と、伺うようにしてちらっと長次君を見れば一つ頷いた。
合っているらしい、良かった。
内心で安堵しつつもそ知らぬ顔をして話を続ける。




「なんなのこれ。
何かの行事?みたいな感じに見えるんだけど」

「おお?なんだこれ!
なんか変な妖の一種か!?」

「…………はろうぃん」

「はろ…?」

「なんだそれ!聞いたこと無い響きだな」




長次君は少し考えてから、そう答えた。
一度では聞き取れず首を傾げる私と、珍しい響きの言葉に七松が身を乗り出した。
ちょ、近い近い。

長次君は七松の方をちょっとだけ見てからまた口を開いた。
これだけ近ければ、長次君の声も聞き取りやすくていいなあ。




「……海の向こうの、遠い国ではこの日に死者の霊や妖の類が現れると信じられているらしい」

「なるほど!日本で言う盆か!」

「そうなの?」

「…………後は、それらから身を守るために仮装をし、子供達は近所の家などをまわり菓子を貰い歩く、と」

「へー」

「菓子!」




なるほど、国が違えば文化も違うというのはこのことか。

挿絵の謎が解けた私は、長次君に礼を言いまた本の続きを読み始めた。
そこで、えらく輝いた顔をしている七松に気づいていればもう少し早くこんな自体を想定することが出来ただろう。

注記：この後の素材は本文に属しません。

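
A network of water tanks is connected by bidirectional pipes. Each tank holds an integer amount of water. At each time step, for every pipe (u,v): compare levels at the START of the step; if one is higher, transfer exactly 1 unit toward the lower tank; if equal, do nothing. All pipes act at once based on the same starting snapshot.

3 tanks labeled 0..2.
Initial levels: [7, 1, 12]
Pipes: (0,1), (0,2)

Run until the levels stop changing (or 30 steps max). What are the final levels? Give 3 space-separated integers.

Answer: 6 7 7

Derivation:
Step 1: flows [0->1,2->0] -> levels [7 2 11]
Step 2: flows [0->1,2->0] -> levels [7 3 10]
Step 3: flows [0->1,2->0] -> levels [7 4 9]
Step 4: flows [0->1,2->0] -> levels [7 5 8]
Step 5: flows [0->1,2->0] -> levels [7 6 7]
Step 6: flows [0->1,0=2] -> levels [6 7 7]
Step 7: flows [1->0,2->0] -> levels [8 6 6]
Step 8: flows [0->1,0->2] -> levels [6 7 7]
  -> period-2 cycle: step 8 state = step 6 state; never stabilizes
  -> state at step 30: (30-6) mod 2 = 0, same as step 6 -> [6 7 7]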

かくして、噂は広がり、いつもの如く学園長先生が興味を持ち。
その日の夕方には全校生徒を集めて
『これから一ヶ月間は "はろうぃん" をすることにしよう!』
とわくわくしながら宣言していた。

あまりの展開の速さについていけない私をよそに、既に情報は知れ渡っていたらしい学園の生徒たちはテンション高く盛り上がりを見せた。

…まあ、うん。
秋の行事って少ないしね。
私も思いつくの月見くらいだし。

何だかんだで私もこのお祭り騒ぎな空気に踊らされて、ちょっとうきうきしているのだ。



そうして、はろうぃん月間と銘打たれた期間を迎えるのである。